Había gente que tenía muchas cosas por celebrar. Él, ninguna. También se
escuchaba revuelo que debía proceder de la zona de enfermeras. José pensó que
estarían celebrando la Nochebuena y no las podía culpar. Estaban trabajando en
una noche tan importante, lejos de sus seres queridos y cuidando a personas que
padecían alguna enfermedad o dolencia. El ruido se iba aproximando cada vez más
a la habitación, hasta que alguien abrió la puerta y encendió las luces. Eran
dos enfermeras y un médico, que traía un historial en la mano. María permanecía
dormida. Los rostros de los recién llegados, lejos de parecer preocupados,
mostraban cierto entusiasmo. José se levantó y fue hacia ellos. El varón de la
bata blanca le informó que los acababan de llamar de la Unidad de Trasplantes.

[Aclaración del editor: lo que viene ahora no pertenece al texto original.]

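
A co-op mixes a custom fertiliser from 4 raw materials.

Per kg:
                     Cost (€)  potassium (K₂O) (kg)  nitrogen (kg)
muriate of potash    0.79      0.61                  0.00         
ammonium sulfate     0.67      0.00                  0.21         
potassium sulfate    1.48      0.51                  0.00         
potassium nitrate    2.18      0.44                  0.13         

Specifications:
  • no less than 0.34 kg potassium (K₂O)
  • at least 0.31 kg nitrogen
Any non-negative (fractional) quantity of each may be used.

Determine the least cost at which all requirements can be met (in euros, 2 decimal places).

€1.43

Set it up as a linear program. Let x1 = kg of muriate of potash, x2 = kg of ammonium sulfate, x3 = kg of potassium sulfate, x4 = kg of potassium nitrate.
Minimize 0.79x1 + 0.67x2 + 1.48x3 + 2.18x4 s.t.:
  0.61x1 + 0.51x3 + 0.44x4 ≥ 0.34   (potassium (K₂O))
  0.21x2 + 0.13x4 ≥ 0.31   (nitrogen)
  x1, x2, x3, x4 ≥ 0.
The minimum-cost mix takes nothing from potassium sulfate, potassium nitrate — only muriate of potash, ammonium sulfate. The potassium (K₂O) and nitrogen requirements are met with equality.
So muriate of potash = 0.5574 kg, ammonium sulfate = 1.476 kg.
Cost = 0.79·0.5574 + 0.67·1.476 = 1.4293.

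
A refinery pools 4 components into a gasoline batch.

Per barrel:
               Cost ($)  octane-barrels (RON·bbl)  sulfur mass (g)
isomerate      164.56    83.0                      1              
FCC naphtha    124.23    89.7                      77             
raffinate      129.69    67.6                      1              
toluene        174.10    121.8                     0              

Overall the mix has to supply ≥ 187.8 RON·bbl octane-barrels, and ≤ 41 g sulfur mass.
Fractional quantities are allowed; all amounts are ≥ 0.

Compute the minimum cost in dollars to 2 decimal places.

$266.32

Let x1 = barrels of isomerate, x2 = barrels of FCC naphtha, x3 = barrels of raffinate, x4 = barrels of toluene.
Minimize 164.56x1 + 124.23x2 + 129.69x3 + 174.1x4 subject to:
  83x1 + 89.7x2 + 67.6x3 + 121.8x4 ≥ 187.8   (octane-barrels)
  1x1 + 77x2 + 1x3 ≤ 41   (sulfur mass)
  x1, x2, x3, x4 ≥ 0.
The optimal basis is {FCC naphtha, toluene}; isomerate, raffinate drop out. There the octane-barrels and sulfur mass constraints are tight.
That vertex is x2 = 0.532468, x4 = 1.14973.
Objective = 124.23·0.532468 + 174.1·1.14973 = 266.3165.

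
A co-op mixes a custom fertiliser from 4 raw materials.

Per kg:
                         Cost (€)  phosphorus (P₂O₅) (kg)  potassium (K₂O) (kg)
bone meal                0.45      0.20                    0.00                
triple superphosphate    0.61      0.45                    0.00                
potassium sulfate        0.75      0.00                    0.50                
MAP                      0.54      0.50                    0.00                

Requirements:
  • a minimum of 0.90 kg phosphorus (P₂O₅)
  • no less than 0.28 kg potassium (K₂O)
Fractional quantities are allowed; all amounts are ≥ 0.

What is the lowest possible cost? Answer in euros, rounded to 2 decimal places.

Let x1 = kg of bone meal, x2 = kg of triple superphosphate, x3 = kg of potassium sulfate, x4 = kg of MAP.
Minimize 0.45x1 + 0.61x2 + 0.75x3 + 0.54x4 subject to:
  0.2x1 + 0.45x2 + 0.5x4 ≥ 0.9   (phosphorus (P₂O₅))
  0.5x3 ≥ 0.28   (potassium (K₂O))
  x1, x2, x3, x4 ≥ 0.
The optimal basis is {potassium sulfate, MAP}; bone meal, triple superphosphate drop out. There the phosphorus (P₂O₅) and potassium (K₂O) constraints are tight.
Optimal quantities: potassium sulfate = 0.56 kg, MAP = 1.8 kg.
Cost = 0.75·0.56 + 0.54·1.8 = 1.3920.

€1.39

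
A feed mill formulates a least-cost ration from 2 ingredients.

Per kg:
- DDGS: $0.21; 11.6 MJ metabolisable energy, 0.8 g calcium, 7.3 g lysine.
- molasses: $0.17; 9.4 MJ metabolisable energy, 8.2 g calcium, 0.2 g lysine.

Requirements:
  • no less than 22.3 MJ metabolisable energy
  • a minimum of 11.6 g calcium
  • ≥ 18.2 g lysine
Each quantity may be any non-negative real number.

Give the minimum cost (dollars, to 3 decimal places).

This is a linear program. Let x1 = kg of DDGS, x2 = kg of molasses.
min 0.21x1 + 0.17x2 subject to:
  11.6x1 + 9.4x2 ≥ 22.3   (metabolisable energy)
  0.8x1 + 8.2x2 ≥ 11.6   (calcium)
  7.3x1 + 0.2x2 ≥ 18.2   (lysine)
  x1, x2 ≥ 0.
Both inputs are positive at the optimum. The calcium and lysine requirements are met with equality.
Solving gives x1 = 2.461, x2 = 1.1745.
Cost = 0.21·2.461 + 0.17·1.1745 = 0.71648.

$0.716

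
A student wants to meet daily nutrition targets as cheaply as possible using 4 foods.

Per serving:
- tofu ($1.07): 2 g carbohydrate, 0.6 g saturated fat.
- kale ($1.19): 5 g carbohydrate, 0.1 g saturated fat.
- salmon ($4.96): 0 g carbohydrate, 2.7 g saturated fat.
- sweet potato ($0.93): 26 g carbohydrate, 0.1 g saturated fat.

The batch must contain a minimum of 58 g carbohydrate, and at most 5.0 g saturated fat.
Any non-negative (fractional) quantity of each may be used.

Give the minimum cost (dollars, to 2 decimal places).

$2.07

This is a linear program. Let x1 = servings of tofu, x2 = servings of kale, x3 = servings of salmon, x4 = servings of sweet potato.
Minimise 1.07x1 + 1.19x2 + 4.96x3 + 0.93x4 subject to:
  2x1 + 5x2 + 26x4 ≥ 58   (carbohydrate)
  0.6x1 + 0.1x2 + 2.7x3 + 0.1x4 ≤ 5   (saturated fat)
  x1, x2, x3, x4 ≥ 0.
At the optimum only sweet potato is positive (tofu, kale, salmon = 0). The carbohydrate requirement is met with equality.
That vertex is x4 = 2.231.
Total cost: 0.93·2.231 = 2.0748.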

Había aparecido un donante compatible con su hijo y lo iban a intervenir de
inmediato. El padre abrió los ojos un poco más de lo normal porque aquello le
parecía un sueño. Se acercó a la cama e intentó despertar a María para ponerla
al corriente. Ésta, todavía amodorrada, escuchó lo del trasplante y se irguió
con mucho ímpetu. Estaban pletóricos y los médicos muy esperanzados con el
órgano que llegaría en breves instantes, para que el pequeño tuviese una
segunda oportunidad.
Los
de las batas blancas abandonaron la habitación y la pareja se abrazó, entre
lágrimas de alegría y esperanza. María recordó la figura que el sacerdote le
había regalado en la iglesia, la cogió y le dio varios besos. Estaba segura de
que todo iba a salir bien y que pronto podría tener al niño entre sus brazos,
para acunarlo y regarlo de besos. Aquella noticia debían compartirla con sus
padres e inmediatamente los llamaron por teléfono, los cuales no tardaron mucho
en presentarse en el hospital para estar al tanto de la operación.
Aunque
la recomendación de las enfermeras había sido que se quedara en la habitación, María
acompañó a la familia hasta la sala de espera. Quería estar presente en el
momento en que le dijeran que todo había salido bien, y que su pequeñín ya no
corría peligro. Para ello, tuvieron que pasar seis largas horas sentados en
aquellas incómodas sillas, pero la espera había valido la pena. El pediatra que
había realizado el trasplante les comentó que tenían un bebé muy fuerte, con
muchas ganas de vivir, pues había resistido a la operación como un campeón.
Aquellos rostros, que horas antes habían reflejado el dolor que estaban
viviendo, en aquel instante brillaban de optimismo e ilusión. Los abuelos
regresaron a sus casas y el matrimonio, agarrados de la mano, a la habitación.
Por
la mañana, María recibió el alta médica, pero antes de abandonar el centro
hospitalario, se dejaron caer por la zona de Neonatos para ver al benjamín de
la familia. Allí, les informaron de que estaba respondiendo bien a la
medicación, y que por la tarde la mamá podría entrar unos minutos para estar
con él. Era la mejor noticia que podían recibir ese día de Navidad. En ese
instante se acercó el sacerdote que el día anterior había estado con María. La
miró a los ojos y supo que el milagro de la Navidad se había producido.
–
Hija, te dije que confiaras. –Ella movió la cabeza y sonrió–. ¿Ya habéis
decidido qué nombre le vais a poner?
–
Creo que mi marido estará de acuerdo conmigo en que Jesús sería el nombre
perfecto –explicó, observando la reacción de José. Éste asintió mientras
abrazaba a su mujer.
-
En la vida hay que creer en algo. Siempre –opinó. Su rostro era amable–. Me
alegra saber que todo ha salido bien. Ese niño va a ser fuerte como un roble.
Los
padres se rieron y regresaron a casa. Jesús tendría que quedarse un tiempo en
el hospital pero eso era lo de menos. Habían estado a punto de perderlo para
siempre, pero ahora sabían que era un luchador, igual que ellos, y dentro de
poco recuperarían el tiempo perdido. Solo tenían una pena, y esa era saber que
alguien había tenido que dejar este mundo para que su pequeño pudiese vivir.